Beaufort was wise enough to see that the attempt to reconquer the lost
territory, or even to hold Normandy, was hopeless. Such a view,
however, was not likely to be popular. Nations, like men, often
refuse openly to acknowledge failure long after they cease to take
adequate means to avert it. Of the popular feeling Gloucester made
himself the mouthpiece, and it was by his influence that exorbitant
pretensions had been put forward at Calais. In =1440= he accused
Beaufort of using his authority for his own private interests, and
though Beaufort gave over to the public service a large sum of money
which he received as the ransom of the Duke of Orleans from a
captivity which had lasted twenty-four years (see p. 303), Gloucester
virulently charged him with an unpatriotic concession to the enemy.

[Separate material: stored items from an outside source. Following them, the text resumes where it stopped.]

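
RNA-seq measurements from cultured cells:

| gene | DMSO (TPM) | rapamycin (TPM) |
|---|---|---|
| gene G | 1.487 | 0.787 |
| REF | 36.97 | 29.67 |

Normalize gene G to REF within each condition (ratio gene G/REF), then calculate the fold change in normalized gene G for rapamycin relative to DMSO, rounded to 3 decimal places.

0.659

gene G/REF (DMSO) = 1.487 / 36.97 = 0.040222
gene G/REF (rapamycin) = 0.787 / 29.67 = 0.026525
Fold change = 0.026525 / 0.040222 = 0.6595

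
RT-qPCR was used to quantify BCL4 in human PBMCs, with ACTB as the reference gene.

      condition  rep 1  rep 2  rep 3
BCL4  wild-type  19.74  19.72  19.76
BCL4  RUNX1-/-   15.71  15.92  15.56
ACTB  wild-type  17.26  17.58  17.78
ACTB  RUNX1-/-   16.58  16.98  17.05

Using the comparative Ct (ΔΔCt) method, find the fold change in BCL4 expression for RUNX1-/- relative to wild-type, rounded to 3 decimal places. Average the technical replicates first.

Mean Ct: BCL4 wild-type 19.740; BCL4 RUNX1-/- 15.730; ACTB wild-type 17.540; ACTB RUNX1-/- 16.870
ΔCt(wild-type) = 19.740 − 17.540 = 2.200
ΔCt(RUNX1-/-) = 15.730 − 16.870 = -1.140
ΔΔCt = -1.140 − 2.200 = -3.340
Fold change = 2^(−(-3.340)) = 2^3.340 = 10.1261

10.126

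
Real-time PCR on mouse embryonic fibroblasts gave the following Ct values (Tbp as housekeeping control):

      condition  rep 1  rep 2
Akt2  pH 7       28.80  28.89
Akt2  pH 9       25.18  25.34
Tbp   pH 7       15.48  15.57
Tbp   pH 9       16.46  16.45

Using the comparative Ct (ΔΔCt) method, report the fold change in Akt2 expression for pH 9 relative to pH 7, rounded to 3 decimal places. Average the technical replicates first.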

Gloucester's domestic relations, on the other hand, offered an easy
object of attack. When he deserted Jacqueline he took a mistress,
Eleanor Cobham, and subsequently married her, which he was able to do
without difficulty, as his union with Jacqueline was, in the eyes of
the Church, no marriage at all. The new Duchess of Gloucester being
aware that if the king should die her husband would be next in order
of succession to the throne, was anxious to hasten that event. It was
a superstitious age, and the Duchess consulted an astrologer as to the
time of the king's death, and employed a reputed witch to make a waxen
image of the king under the belief that as the wax melted before the
fire the king's life would waste away. In =1441= these proceedings
were detected. The astrologer was hanged, the witch was burnt, whilst
the Duchess escaped with doing public penance and with imprisonment
for life. Gloucester could not save her, but he did not lose his
place in the Council, where he continued to advocate a war policy,
though with less success than before.
[Illustration: Tattershall Castle, Lincolnshire: built of brick by
Ralph, Lord Cromwell, between 1433 and 1455.]
14. =Beaufort and Somerset.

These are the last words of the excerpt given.